"Extension Types" Implementation

Due to the type system being a mess and needing rethinking, I had taken all of the extension type implementations (IMAGE!, GOB!, STRUCT! etc.) out of the main repository and moved them into their own GitHub projects.

(I'd wanted to do that anyway--because I wanted separate issue trackers for each extension, distinct from the core.)

Then I ripped out the first attempt at extension types because it was very messy.

But now we have a big advancement, in terms of a unified model of Generic Dispatch which uses the same methodology to dispatch things like COMPARE, MAKE, MOLD, and everything else. This uniformity makes it easier to make an extension type conform to the interface, because there's only one interface to conform to.

So I'm starting to return to putting the implementation in.
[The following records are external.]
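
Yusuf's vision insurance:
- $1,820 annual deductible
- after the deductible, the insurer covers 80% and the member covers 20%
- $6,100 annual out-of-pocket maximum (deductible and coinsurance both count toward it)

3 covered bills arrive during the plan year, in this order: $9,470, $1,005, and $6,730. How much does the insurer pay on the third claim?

$5,384

Bill 1, $9,470: $1,820 to deductible, leaving $7,650; member's 20% is $1,530. Member pays $3,350; OOP now $3,350. Insurer: $9,470 − $3,350 = $6,120.
Bill 2, $1,005: deductible already satisfied, so member's share is 20% × $1,005 = $201. Cost to member: $201. OOP to date $3,551. Plan pays $1,005 − $201 = $804.
Bill 3, $6,730: deductible met; 20% of $6,730 = $1,346. Cost to member: $1,346. OOP to date $4,897. Plan pays $6,730 − $1,346 = $5,384.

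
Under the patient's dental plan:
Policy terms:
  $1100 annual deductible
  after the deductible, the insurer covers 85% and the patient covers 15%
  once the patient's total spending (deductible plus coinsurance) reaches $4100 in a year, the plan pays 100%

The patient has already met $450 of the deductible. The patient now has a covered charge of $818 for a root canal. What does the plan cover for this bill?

$142.80

$450 of the $1100 deductible is already met, leaving $650.
That leaves $818 − $650 = $168 for coinsurance.
Patient's 15% share of $168 is $25.20.
So the patient owes $650 + $25.20 = $675.20 before any cap.
Total out-of-pocket so far would be $450 + $675.20 = $1125.20, below the $4100 cap — no reduction.
The insurer covers the remainder: $818 − $675.20 = $142.80.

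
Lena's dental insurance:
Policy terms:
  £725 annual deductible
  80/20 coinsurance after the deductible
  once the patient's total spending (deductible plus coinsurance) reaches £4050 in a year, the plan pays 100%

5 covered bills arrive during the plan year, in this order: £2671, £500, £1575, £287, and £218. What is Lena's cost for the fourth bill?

Bill 1, £2671: deductible takes £725, £1946 remains; 20% of £1946 = £389.20. Cost to patient: £1114.20. OOP to date £1114.20.
Bill 2, £500: deductible already satisfied, so patient's share is 20% × £500 = £100. Cost to patient: £100. OOP to date £1214.20.
Bill 3, £1575: deductible met; 20% of £1575 = £315. Patient pays £315; OOP now £1529.20.
Bill 4, £287: deductible met; 20% of £287 = £57.40. Cost to patient: £57.40. OOP to date £1586.60.

£57.40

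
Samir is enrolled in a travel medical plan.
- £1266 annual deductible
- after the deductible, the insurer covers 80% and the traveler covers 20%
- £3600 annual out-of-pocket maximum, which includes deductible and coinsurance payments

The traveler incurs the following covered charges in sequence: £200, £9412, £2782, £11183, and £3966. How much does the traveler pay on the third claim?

#1 (£200): fully absorbed by the deductible. Traveler owes £200 (running OOP £200).
#2 (£9412): deductible takes £1066, £8346 remains; coinsurance £8346 × 20% = £1669.20. Traveler pays £2735.20; OOP now £2935.20.
#3 (£2782): deductible met; 20% of £2782 = £556.40. Traveler pays £556.40; OOP now £3491.60.

£556.40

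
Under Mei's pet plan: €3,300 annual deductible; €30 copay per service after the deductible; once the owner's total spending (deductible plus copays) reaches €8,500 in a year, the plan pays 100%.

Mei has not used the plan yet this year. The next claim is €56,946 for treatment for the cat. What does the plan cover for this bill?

Nothing has been paid toward the €3,300 deductible, so the first €3,300 of this charge is applied there.
That leaves €56,946 − €3,300 = €53,646 for the copay.
Copay on this service: €30.
Owner responsibility before any cap: €3,300 + €30 = €3,330.
Cumulative spending €0 + €3,330 = €3,330 stays under the €8,500 maximum.
Insurer pays the balance: €56,946 − €3,330 = €53,616.

€53,616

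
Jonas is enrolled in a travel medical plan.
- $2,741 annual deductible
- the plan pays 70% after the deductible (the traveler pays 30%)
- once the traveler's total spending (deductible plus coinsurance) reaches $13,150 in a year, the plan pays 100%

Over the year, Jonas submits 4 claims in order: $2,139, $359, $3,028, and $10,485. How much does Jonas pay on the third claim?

Claim 1 — $2,139: fully absorbed by the deductible. Traveler owes $2,139 (running OOP $2,139).
Claim 2 — $359: entire amount goes to the deductible. Traveler pays $359; OOP now $2,498.
Claim 3 — $3,028: $243 finishes the deductible; $2,785 goes to coinsurance; traveler's 30% is $835.50. Cost to traveler: $1,078.50. OOP to date $3,576.50.

$1,078.50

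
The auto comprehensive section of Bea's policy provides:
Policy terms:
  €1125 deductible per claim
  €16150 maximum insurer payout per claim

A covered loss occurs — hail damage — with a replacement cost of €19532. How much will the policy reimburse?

€16150

Less the €1125 deductible: €19532 − €1125 = €18407.
Since €18407 > €16150, the payout is capped at €16150.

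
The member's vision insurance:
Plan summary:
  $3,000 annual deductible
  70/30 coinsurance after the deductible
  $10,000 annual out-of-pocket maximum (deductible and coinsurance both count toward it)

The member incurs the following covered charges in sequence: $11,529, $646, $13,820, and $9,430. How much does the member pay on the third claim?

$4,146

Bill 1, $11,529: $3,000 to deductible, leaving $8,529; member's 30% is $2,558.70. Cost to member: $5,558.70. OOP to date $5,558.70.
Bill 2, $646: deductible already satisfied, so member's share is 30% × $646 = $193.80. Member pays $193.80; OOP now $5,752.50.
Bill 3, $13,820: deductible met; 30% of $13,820 = $4,146. Member pays $4,146; OOP now $9,898.50.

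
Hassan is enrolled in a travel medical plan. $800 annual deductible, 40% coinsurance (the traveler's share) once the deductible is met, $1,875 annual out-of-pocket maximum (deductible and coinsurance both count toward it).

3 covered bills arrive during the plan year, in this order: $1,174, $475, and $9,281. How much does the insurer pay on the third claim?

Claim 1 ($1,174): $800 finishes the deductible; $374 goes to coinsurance; 40% of $374 = $149.60. Traveler pays $949.60; OOP now $949.60. Insurer: $1,174 − $949.60 = $224.40.
Claim 2 ($475): deductible met; 40% of $475 = $190. Traveler pays $190; OOP now $1,139.60. Plan pays $475 − $190 = $285.
Claim 3 ($9,281): deductible already satisfied, so traveler's share is 40% × $9,281 = $3,712.40. Adding that to $1,139.60 gives $4,852, past the $1,875 cap; traveler pays only $1,875 − $1,139.60 = $735.40. Insurer: $9,281 − $735.40 = $8,545.60.

$8,545.60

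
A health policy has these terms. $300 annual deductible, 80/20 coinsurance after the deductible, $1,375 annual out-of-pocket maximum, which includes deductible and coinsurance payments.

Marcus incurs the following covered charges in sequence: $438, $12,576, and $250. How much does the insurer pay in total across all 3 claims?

$11,889

#1 ($438): deductible takes $300, $138 remains; patient's 20% is $27.60. Cost to patient: $327.60. OOP to date $327.60. Insurer: $438 − $327.60 = $110.40.
#2 ($12,576): 20% coinsurance on $12,576 = $2,515.20. Adding that to $327.60 gives $2,842.80, past the $1,375 cap; patient pays only $1,375 − $327.60 = $1,047.40. Plan pays $12,576 − $1,047.40 = $11,528.60.
#3 ($250): deductible met; 20% of $250 = $50. That would push OOP to $1,425, over the $1,375 cap, so patient pays $1,375 − $1,375 = $0. Plan pays $250 − $0 = $250.
Insurer total = bills − patient's total = $13,264 − $1,375 = $11,889.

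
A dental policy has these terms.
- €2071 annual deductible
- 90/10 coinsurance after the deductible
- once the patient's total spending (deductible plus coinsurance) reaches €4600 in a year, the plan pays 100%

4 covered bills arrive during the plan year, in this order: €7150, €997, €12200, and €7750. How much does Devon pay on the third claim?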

One thing I'm doing differently this time is I'm making a special choice of the HEART_BYTE() value to indicate custom types.

I'm using zero.

Why is it important to use zero? Well, because I have a C++ class for encoding optionality, like std::optional (or Rust's Option, or Haskell's Maybe). This class protects you at compile-time from trying to pass optional things to places that expect the thing to be there.

But in order to compile to C, the state used has to be C's idea of "falsey" when not under the C++ rules. That means null pointers or 0 values.

It's hard to stress how important it is when dealing with a feature like this to get good solid checking on when you are dealing with an extension type and when you aren't. You also need protections, like a protection against comparison:

if (Type_Of(cell1) == Type_Of(cell2))
    return "They're equal types!";  // ...OR NOT, if distinct extension types!

When you are comparing two bytes and one of the bytes encodes "it's custom, and you have to look elsewhere in the cell for the specific extension type", then you need to stop that kind of code from being written at compile-time. C++ can do this by deleting the overload when optional types try to compare:

#if CHECK_OPTIONAL_TYPEMACRO
    bool operator==(Option(Type)& a, Option(Type)& b) = delete;
    bool operator!=(Option(Type)& a, Option(Type)& b) = delete;
#endif

So what's neat is that in the C build, Option(Type) is a macro that just turns into Type. And you can test it for falseyness, with the code working just the same...without the compile-time checks.

It might sound like a small thing to change the byte to be 0 for extension types, but it makes a tremendous difference for problems that I was seeing in the code when it was a TYPE_CUSTOM that you had to remember to check for. This gives a big leg up.

Anyway, while the IMAGE! and VECTOR! and FFI! code are all fairly messy and outdated at this point, it would be nice to bring them back into the fold just to show that the system can be extended. So I'm working with IMAGE! at the moment as a first extension type to bring back.